M. Kikals a affirmé que son patron était Steven. En l'absence de Steven, il arrivait que Peter lui dise : “ Steven veut que nous fassions ceci ”.

Selon M. Kikals, Steven recrutait toujours les clients et s'occupait des plaintes.

M. Kikals n'a jamais travaillé pour Peter.

M. Kikals utilisait tout le temps les outils de Steven, de même que Peter.

Steven payait tout le matériel et versait le salaire de M. Kikals.

En 1994, lorsque Steven a licencié M. Kikals, il a refusé de lui remettre une fiche de cessation d'emploi sous prétexte qu'il était un sous-traitant.

M. Kikals a poursuivi l'appelant afin de pouvoir enfin toucher des prestations d'assurance-chômage.

[16] Il revient à l'appelant de prouver qu'il exerçait un contrôle sur le travailleur lorsque celui-ci effectuait son travail, qu'il lui fournissait les instruments de travail, que celui-ci n'avait aucune chance de réaliser des bénéfices ni de risques de subir des pertes, et qu'il était bien intégré à l'entreprise. L'appelant a prouvé qu'il était propriétaire des instruments de travail mais a nié que son frère lui était subordonné. Il a omis ne serait-ce que de mentionner les chances de réaliser des bénéfices et l'intégration à l'entreprise. Il a prétendu qu'il partageait les honoraires avec son frère. Il emmenait les employés au lieu de travail. Le travailleur n'a subi aucune perte pendant la durée de son emploi.
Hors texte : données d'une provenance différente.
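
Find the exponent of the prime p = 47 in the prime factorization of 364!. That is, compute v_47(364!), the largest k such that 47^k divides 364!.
v_47(364!) = 7

Legendre's formula: v_p(n!) = Σ_{k ≥ 1} ⌊n / p^k⌋. For p = 47, n = 364, the terms are:
  ⌊364/47^1⌋ = ⌊364/47⌋ = 7
(the next term ⌊364/47^2⌋ = 0, terminating the sum). Summing: v_47(364!) = 7 = 7.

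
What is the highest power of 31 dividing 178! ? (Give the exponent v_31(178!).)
v_31(178!) = 5

Legendre's formula: v_p(n!) = Σ_{k ≥ 1} ⌊n / p^k⌋. For p = 31, n = 178, the terms are:
  ⌊178/31^1⌋ = ⌊178/31⌋ = 5
(the next term ⌊178/31^2⌋ = 0, terminating the sum). Summing: v_31(178!) = 5 = 5.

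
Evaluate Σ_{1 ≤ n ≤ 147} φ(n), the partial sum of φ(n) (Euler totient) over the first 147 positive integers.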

Par conséquent, je conclus que l'emploi n'était pas assurable, qu'il existait un contrat d'entreprise ou une coentreprise.

[17] L'appel est accueilli.

Signé à Ottawa, Canada, le 22 février 2000.

“ G. Charron ”

J.S.C.C.I.

[TRADUCTION FRANÇAISE OFFICIELLE]

Traduction certifiée conforme ce 11e jour d'octobre 2000.